My SIL told me that story one Thanksgiving when Gannon played on a televised game. She even told me some of the unflattering names they had for him.

I wonder what they would have thought of Grbac—and what he would’ve thought about that story.  Would it reassure him that looks aren’t everything and that, perhaps, he really was the Sexiest Athlete Alive in 1998.





11 July 2026

“Lady DUi. Suspect”;Blocks Bike Lane

 Sometimes it’s safer to cycle in a traffic lane than in a bike lane.  Sometimes motorists pass or double-park, and ride-share drivers pick up and discharge passengers in them. I’ve even seen people, including cops, eating, drinking or simply hanging out in vehicles parked in the middle of a lane.

Then there is Genevieve Winston of Deltona, Florida.





The other day, a Sumter County Sheriff’s Office deputy responded to a call about someone driving recklessly and nearly hitting other vehicles before stopping in, and blocking, a bicycle lane.

When the deputy arrived, the white Nissan Rogue’s engine was running and Ms. Winston slumped over the steering wheel. The deputy knocked  on her window. Startled, she tried to hid the Budweiser can from which she’d been drinking.

At first, she refused to exit the car and participate in standard sobriety tests, as ordered.  When she finally stepped out, she staggered and tried to evade the deputy as he handcuffed her.

At the Sumter County Detention Center, her blood alcohol level tested at more than three times the legal limit.  She refused a second test, claiming she couldn’t see the breathalyzer machine.

She was charged with driving under the influence (her third such offense in ten years), refusing to submit to a breathalyzer test and resisting an officer without violence. After being booked, she was released after posting a $7000 bond.

If I had been cycling along that lane, I probably would have been either simply annoyed with her for blocking it or angry that she’d endangered me by forcing me back into traffic. But was it ultimately better that she’d stopped in that lane than if she’d continued to drive? After all, an impaired driver is a menace and danger to everyone—other drivers, cyclists, pedestrians—on the road or crossing it.

As an aside, I have to point out the Villages-News.com headline: “Lady DUI suspect sipping Budweiser beer found parked in bicycle lane.” I recalled how my supervisor on an early job told me his wife was the “first lady professor” in her department at the U.S. Naval Academy.
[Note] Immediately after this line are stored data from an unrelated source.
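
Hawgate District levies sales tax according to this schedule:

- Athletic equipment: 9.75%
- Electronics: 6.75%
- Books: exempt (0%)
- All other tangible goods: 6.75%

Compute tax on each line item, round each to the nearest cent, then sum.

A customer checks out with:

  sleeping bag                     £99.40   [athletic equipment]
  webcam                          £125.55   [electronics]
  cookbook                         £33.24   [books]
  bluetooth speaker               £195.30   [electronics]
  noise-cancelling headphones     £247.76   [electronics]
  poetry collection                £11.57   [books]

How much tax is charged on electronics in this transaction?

Webcam £125.55: electronics → 6.75% → £8.47
Bluetooth speaker £195.30: electronics → 6.75% → £13.18
Noise-cancelling headphones £247.76: electronics → 6.75% → £16.72
Tax on electronics = £8.47 + £13.18 + £16.72 = £38.37

£38.37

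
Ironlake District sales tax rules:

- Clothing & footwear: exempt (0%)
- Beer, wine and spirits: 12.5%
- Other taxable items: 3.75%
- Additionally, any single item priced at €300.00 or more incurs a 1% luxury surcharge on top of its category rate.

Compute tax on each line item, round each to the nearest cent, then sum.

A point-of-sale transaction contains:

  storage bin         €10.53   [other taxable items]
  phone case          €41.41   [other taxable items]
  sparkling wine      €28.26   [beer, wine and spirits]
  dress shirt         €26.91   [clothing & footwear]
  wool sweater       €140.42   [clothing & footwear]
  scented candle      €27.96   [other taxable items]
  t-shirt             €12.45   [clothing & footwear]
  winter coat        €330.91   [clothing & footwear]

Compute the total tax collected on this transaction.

€9.83

Storage bin €10.53: other taxable items → 3.75% → €0.39
Phone case €41.41: other taxable items → 3.75% → €1.55
Sparkling wine €28.26: beer, wine and spirits → 12.5% → €3.53
Dress shirt €26.91: clothing & footwear → 0% → €0.00
Wool sweater €140.42: clothing & footwear → 0% → €0.00
Scented candle €27.96: other taxable items → 3.75% → €1.05
T-shirt €12.45: clothing & footwear → 0% → €0.00
Winter coat €330.91: clothing & footwear → 0% + 1% surcharge = 1% → €3.31
Total tax = €0.39 + €1.55 + €3.53 + €1.05 + €3.31 = €9.83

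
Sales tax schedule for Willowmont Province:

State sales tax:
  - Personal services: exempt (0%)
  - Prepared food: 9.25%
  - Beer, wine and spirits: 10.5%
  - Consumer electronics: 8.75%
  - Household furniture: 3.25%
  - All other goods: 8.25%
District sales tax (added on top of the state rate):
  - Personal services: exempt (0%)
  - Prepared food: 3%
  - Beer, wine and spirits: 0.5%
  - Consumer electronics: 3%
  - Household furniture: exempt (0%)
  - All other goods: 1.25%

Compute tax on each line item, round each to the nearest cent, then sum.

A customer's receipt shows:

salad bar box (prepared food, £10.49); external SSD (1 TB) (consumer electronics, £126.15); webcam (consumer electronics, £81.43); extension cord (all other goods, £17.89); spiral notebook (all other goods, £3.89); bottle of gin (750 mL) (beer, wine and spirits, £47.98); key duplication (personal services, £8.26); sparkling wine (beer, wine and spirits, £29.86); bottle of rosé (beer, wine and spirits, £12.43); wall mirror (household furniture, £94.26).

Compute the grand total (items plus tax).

Salad bar box £10.49: prepared food → 9.25% + 3% district = 12.25% → £1.29
External SSD (1 TB) £126.15: consumer electronics → 8.75% + 3% district = 11.75% → £14.82
Webcam £81.43: consumer electronics → 8.75% + 3% district = 11.75% → £9.57
Extension cord £17.89: all other goods → 8.25% + 1.25% district = 9.5% → £1.70
Spiral notebook £3.89: all other goods → 8.25% + 1.25% district = 9.5% → £0.37
Bottle of gin (750 mL) £47.98: beer, wine and spirits → 10.5% + 0.5% district = 11% → £5.28
Key duplication £8.26: personal services → 0% + 0% district = 0% → £0.00
Sparkling wine £29.86: beer, wine and spirits → 10.5% + 0.5% district = 11% → £3.28
Bottle of rosé £12.43: beer, wine and spirits → 10.5% + 0.5% district = 11% → £1.37
Wall mirror £94.26: household furniture → 3.25% + 0% district = 3.25% → £3.06
Subtotal = £432.64; tax = £40.74; total due = £473.38

£473.38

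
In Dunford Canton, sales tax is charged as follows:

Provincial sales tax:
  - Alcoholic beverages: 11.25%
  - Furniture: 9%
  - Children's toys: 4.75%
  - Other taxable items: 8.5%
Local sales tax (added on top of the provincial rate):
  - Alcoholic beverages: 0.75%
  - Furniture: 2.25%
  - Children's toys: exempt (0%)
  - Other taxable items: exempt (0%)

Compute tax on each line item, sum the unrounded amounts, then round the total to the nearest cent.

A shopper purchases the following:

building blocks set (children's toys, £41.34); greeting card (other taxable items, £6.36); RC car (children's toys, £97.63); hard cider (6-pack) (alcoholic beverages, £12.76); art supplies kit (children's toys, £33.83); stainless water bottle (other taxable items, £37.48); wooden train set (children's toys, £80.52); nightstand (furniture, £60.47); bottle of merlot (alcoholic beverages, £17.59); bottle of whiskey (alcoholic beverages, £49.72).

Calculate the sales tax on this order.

£32.17

Building blocks set £41.34: children's toys → 4.75% + 0% local = 4.75% → £1.96365
Greeting card £6.36: other taxable items → 8.5% + 0% local = 8.5% → £0.5406
RC car £97.63: children's toys → 4.75% + 0% local = 4.75% → £4.637425
Hard cider (6-pack) £12.76: alcoholic beverages → 11.25% + 0.75% local = 12% → £1.5312
Art supplies kit £33.83: children's toys → 4.75% + 0% local = 4.75% → £1.606925
Stainless water bottle £37.48: other taxable items → 8.5% + 0% local = 8.5% → £3.1858
Wooden train set £80.52: children's toys → 4.75% + 0% local = 4.75% → £3.8247
Nightstand £60.47: furniture → 9% + 2.25% local = 11.25% → £6.802875
Bottle of merlot £17.59: alcoholic beverages → 11.25% + 0.75% local = 12% → £2.1108
Bottle of whiskey £49.72: alcoholic beverages → 11.25% + 0.75% local = 12% → £5.9664
Unrounded tax sum = £32.170375 → £32.17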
That was in the mid-1980s and said supervisor was, I believe, still living in the 1950s. I can’t remember the last time I heard a female professional referred to as a “lady professor,” “lady doctor” or “lady congressman.” (Yes, I actually heard the latter!) In fact, I almost never hear a woman referred to as “Lady” unless she’s a member of a noble class. Somehow I don’t think that category includes intoxicated drivers. “Lady DUI suspect,” indeed.